Meltwater holds a licence to access the plaintiff's (The Newspaper Licensing Agency Ltd) material. The issue at stake here is whether the clients were in breach of copyright when they accessed the copyrighted material via a web-browser. In order to view any web content, a "cache" copy of the document is automatically created and the plaintiffs argue that this “unauthorised” copy could breach copyright.
According to the Supreme Court, web-browsing creates temporary copies that are covered by the exception established in Article 5.1 of Directive 2001/29/EC and do not constitute an infringement of copyright. "Cache" copies are stored automatically by browsing and also automatically deleted after a certain lapse of time coupled with the browser use and are not dependent on human intervention. The Supreme Court considers that the exception applies to copies made for the sole purpose of allowing lawful uses and this includes browsing the web. The Court rightly notes that it would be an unacceptable result to consider millions of ordinary Internet users to be copyright infringers by dint of merely accessing a web-page containing copyright material.
The Court, however, decided to refer the case to the ECJ because of the transnational dimension of the question that could impact Internet users across the EU.

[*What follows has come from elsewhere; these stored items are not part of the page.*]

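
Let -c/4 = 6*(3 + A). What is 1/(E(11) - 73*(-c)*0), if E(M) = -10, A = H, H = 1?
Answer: -⅒ ≈ -0.10000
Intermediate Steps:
A = 1
c = -96 (c = -24*(3 + 1) = -24*4 = -4*24 = -96)
1/(E(11) - 73*(-c)*0) = 1/(-10 - 73*(-1*(-96))*0) = 1/(-10 - 7008*0) = 1/(-10 - 73*0) = 1/(-10 + 0) = 1/(-10) = -⅒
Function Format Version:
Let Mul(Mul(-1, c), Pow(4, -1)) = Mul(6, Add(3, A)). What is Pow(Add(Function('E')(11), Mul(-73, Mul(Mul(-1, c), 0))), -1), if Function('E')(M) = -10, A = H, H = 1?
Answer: Rational(-1, 10) ≈ -0.10000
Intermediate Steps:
A = 1
c = -96 (c = Mul(-4, Mul(6, Add(3, 1))) = Mul(-4, Mul(6, 4)) = Mul(-4, 24) = -96)
Pow(Add(Function('E')(11), Mul(-73, Mul(Mul(-1, c), 0))), -1) = Pow(Add(-10, Mul(-73, Mul(Mul(-1, -96), 0))), -1) = Pow(Add(-10, Mul(-73, Mul(96, 0))), -1) = Pow(Add(-10, Mul(-73, 0)), -1) = Pow(Add(-10, 0), -1) = Pow(-10, -1) = Rational(-1, 10)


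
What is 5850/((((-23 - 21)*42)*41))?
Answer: -975/12628 ≈ -0.077209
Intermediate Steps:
5850/((((-23 - 21)*42)*41)) = 5850/((-44*42*41)) = 5850/((-1848*41)) = 5850/(-75768) = 5850*(-1/75768) = -975/12628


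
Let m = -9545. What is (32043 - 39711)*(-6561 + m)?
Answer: 123500808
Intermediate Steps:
(32043 - 39711)*(-6561 + m) = (32043 - 39711)*(-6561 - 9545) = -7668*(-16106) = 123500808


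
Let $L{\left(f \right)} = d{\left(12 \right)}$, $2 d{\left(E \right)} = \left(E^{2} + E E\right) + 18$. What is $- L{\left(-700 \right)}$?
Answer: $-153$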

Behind this case is the question whether or not people should pay a licence to access copyrighted material that is legally available online. Recently, as in the discussions of the “stakeholder dialogue” Licences for Europe, there is a tendency to try to solve profound problems created by the lack of harmonisation of copyright exceptions and limitations by simply licensing special uses even though these uses may be exempted. In the up-coming case, the broader question is how could you justify demanding a licence for what is simply a temporary reproduction which is transient or incidental and is essential to enable browsing of legal content on the web?